No, the full truth never squares with these kinds of narratives. No, he wasn’t perfect, he wasn’t without fault or selfishness or vanity or difficult moods. He was close enough though. Sometimes, having someone to believe in is enough. “You know what happens when you’re No. 1?” Paterno said more than 40 years ago to Jenkins. “Nobody is happy until you’re No. 1 again and that might never happen again.” It would happen again and again and again, actually.

In his final days, that wide-eyed optimist and aw-shucks success story was gone. The Sandusky scandal had sapped what no opponent ever could. He sat earlier this month at his kitchen table with, not coincidentally, Sally Jenkins, the Washington Post columnist and Dan Jenkins’ daughter, for his last public words. He’d lost his hair from chemotherapy. His breath was heavy. He sipped on a soda. “His voice sounded like wind blowing across a field of winter stalks, rattling the husks,” Sally Jenkins wrote.

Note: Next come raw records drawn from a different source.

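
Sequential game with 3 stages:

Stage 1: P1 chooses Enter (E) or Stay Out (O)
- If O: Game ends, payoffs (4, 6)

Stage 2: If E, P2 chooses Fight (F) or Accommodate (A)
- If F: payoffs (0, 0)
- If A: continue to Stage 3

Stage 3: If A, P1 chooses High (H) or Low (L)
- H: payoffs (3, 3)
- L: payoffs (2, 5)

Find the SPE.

SPE: (O, A, H); Outcome (4, 6)

Work:
Stage 3: P1 chooses H (3 vs 2)
Stage 2: P2: F->0, A->3 (anticipating H). Choose A
Stage 1: P1: O->4, E->3 (anticipating A, H). Choose O
SPE path: O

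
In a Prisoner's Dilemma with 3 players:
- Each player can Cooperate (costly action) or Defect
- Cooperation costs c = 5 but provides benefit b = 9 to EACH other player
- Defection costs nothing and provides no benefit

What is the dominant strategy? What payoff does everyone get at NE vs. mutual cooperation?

Dominant: Defect; NE payoff = 0; Coop payoff = 13

Work:
Defect dominates (saves cost c = 5, benefit to others is external)
NE: All defect → everyone gets 0
If all cooperate: each receives (2)×9 - 5 = 13
Social dilemma: 13 > 0 but NE gives 0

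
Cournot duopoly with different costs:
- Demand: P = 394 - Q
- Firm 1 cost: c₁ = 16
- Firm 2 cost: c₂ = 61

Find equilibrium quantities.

q₁* = 141.0, q₂* = 96.0

Work:
Reaction: q₁ = (394 - 16 - q₂)/2
Reaction: q₂ = (394 - 61 - q₁)/2
Solve simultaneously:
q₁* = (394 - 2×16 + 61)/3 = 141.0
q₂* = (394 - 2×61 + 16)/3 = 96.0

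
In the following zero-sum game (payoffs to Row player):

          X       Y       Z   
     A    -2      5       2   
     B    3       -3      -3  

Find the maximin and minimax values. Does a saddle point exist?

Maximin = -2, Minimax = 2, Saddle: False

Work:
Row minimums: [-2, -3] → maximin = -2
Column maximums: [3, 5, 2] → minimax = 2
No saddle point (maximin ≠ minimax). Mixed strategy needed.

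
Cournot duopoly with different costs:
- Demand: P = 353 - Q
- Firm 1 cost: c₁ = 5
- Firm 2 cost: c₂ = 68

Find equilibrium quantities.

q₁* = 137.0, q₂* = 74.0

Work:
Reaction: q₁ = (353 - 5 - q₂)/2
Reaction: q₂ = (353 - 68 - q₁)/2
Solve simultaneously:
q₁* = (353 - 2×5 + 68)/3 = 137.0
q₂* = (353 - 2×68 + 5)/3 = 74.0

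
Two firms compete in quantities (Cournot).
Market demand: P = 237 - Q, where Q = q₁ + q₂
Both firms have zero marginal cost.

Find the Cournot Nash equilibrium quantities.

q₁* = q₂* = 79.0; P* = 79.0

Work:
Profit: π_i = P·q_i = (a - q_i - q_j)·q_i
FOC: ∂π_i/∂q_i = a - 2q_i - q_j = 0
Reaction function: q_i = (237 - q_j)/2
Symmetry: q* = 237/3 = 79.0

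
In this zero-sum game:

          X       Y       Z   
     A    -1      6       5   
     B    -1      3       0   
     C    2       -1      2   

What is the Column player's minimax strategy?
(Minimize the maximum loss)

Column should play X, value = 2

Work:
Column player minimizes Row's maximum payoff:
Column X: max payoff to Row = 2
Column Y: max payoff to Row = 6
Column Z: max payoff to Row = 5
Minimum is 2, achieved by column X.
Minimax strategy: X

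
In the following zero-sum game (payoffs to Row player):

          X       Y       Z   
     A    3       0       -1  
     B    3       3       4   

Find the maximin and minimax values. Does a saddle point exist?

Maximin = 3, Minimax = 3, Saddle: True

Work:
Row minimums: [-1, 3] → maximin = 3
Column maximums: [3, 3, 4] → minimax = 3
Saddle point exists! Game value = 3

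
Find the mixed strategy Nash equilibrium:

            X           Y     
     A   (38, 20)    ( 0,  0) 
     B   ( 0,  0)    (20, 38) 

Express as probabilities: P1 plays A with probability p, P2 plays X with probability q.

p = 0.6552, q = 0.3448

Work:
Find probabilities that make opponent indifferent:
P2 chooses q to make P1 indifferent between A and B
P1 chooses p to make P2 indifferent between X and Y
Mixed NE: P1 plays (A: 0.6552, B: 0.3448), P2 plays (X: 0.3448, Y: 0.6552)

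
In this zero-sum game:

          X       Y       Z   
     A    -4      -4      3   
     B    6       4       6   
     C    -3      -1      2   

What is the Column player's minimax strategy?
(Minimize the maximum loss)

Column should play Y, value = 4

Work:
Column player minimizes Row's maximum payoff:
Column X: max payoff to Row = 6
Column Y: max payoff to Row = 4
Column Z: max payoff to Row = 6
Minimum is 4, achieved by column Y.
Minimax strategy: Y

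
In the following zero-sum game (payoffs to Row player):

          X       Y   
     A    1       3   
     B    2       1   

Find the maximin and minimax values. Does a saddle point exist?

Maximin = 1, Minimax = 2, Saddle: False

Work:
Row minimums: [1, 1] → maximin = 1
Column maximums: [2, 3] → minimax = 2
No saddle point (maximin ≠ minimax). Mixed strategy needed.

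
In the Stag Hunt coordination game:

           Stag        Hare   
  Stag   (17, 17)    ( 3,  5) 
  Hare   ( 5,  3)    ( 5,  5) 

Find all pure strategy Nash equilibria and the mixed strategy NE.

Pure NE: (Stag, Stag) and (Hare, Hare); Mixed NE: p = 0.1429, q = 0.1429

Work:
Check pure NE:
(Stag, Stag): (17, 17) - no unilateral deviation beneficial
(Hare, Hare): (5, 5) - no unilateral deviation beneficial
Mixed NE: P1 plays Stag with p = 0.1429, P2 plays Stag with q = 0.1429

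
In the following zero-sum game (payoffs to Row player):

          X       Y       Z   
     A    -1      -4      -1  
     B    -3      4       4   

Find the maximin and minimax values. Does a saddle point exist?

Maximin = -3, Minimax = -1, Saddle: False

Work:
Row minimums: [-4, -3] → maximin = -3
Column maximums: [-1, 4, 4] → minimax = -1
No saddle point (maximin ≠ minimax). Mixed strategy needed.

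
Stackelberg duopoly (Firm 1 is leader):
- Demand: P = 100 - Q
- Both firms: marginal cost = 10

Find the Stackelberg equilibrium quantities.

q₁* (leader) = 45.0, q₂* (follower) = 22.5

Work:
Follower's reaction: q₂ = (a - c - q₁)/2
Leader substitutes: π₁ = q₁·(a - q₁ - (a-c-q₁)/2 - c)
FOC: q₁* = (100 - 10)/2 = 45.00
Then: q₂* = (100 - 10 - 45.0)/2 = 22.50
Leader has first-mover advantage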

He tried to explain how he hadn’t done more to stop Sandusky, how he hadn’t followed up thoroughly, how he hadn’t pressed university administrators for answers. “I didn’t exactly know how to handle it … I backed away and turned it over to some other people, people I thought would have a little more expertise than I did. It didn’t work out that way.”

Some saw no need for him to explain himself again: He’d said much the same thing in a 2011 grand jury appearance. For others, there is no suitable explanation, boys were abused, the mistake too grave for excuses.

This will be forever the battle over Joe Paterno’s legacy. A life of soaring impact, of bedrock values, of generations and generations as a symbol of how to live life to its fullest. The Sandusky case cracked that for some. Ended it. Not for all, though. Paterno reached too many, taught too many, inspired too many. And for years and seasons, for decades and generations to come, those that drew from his wisdom will pass it on and on. That will be his most lasting legacy.

No, his worst day can’t be forgotten. Neither can all the beautiful ones that surrounded it.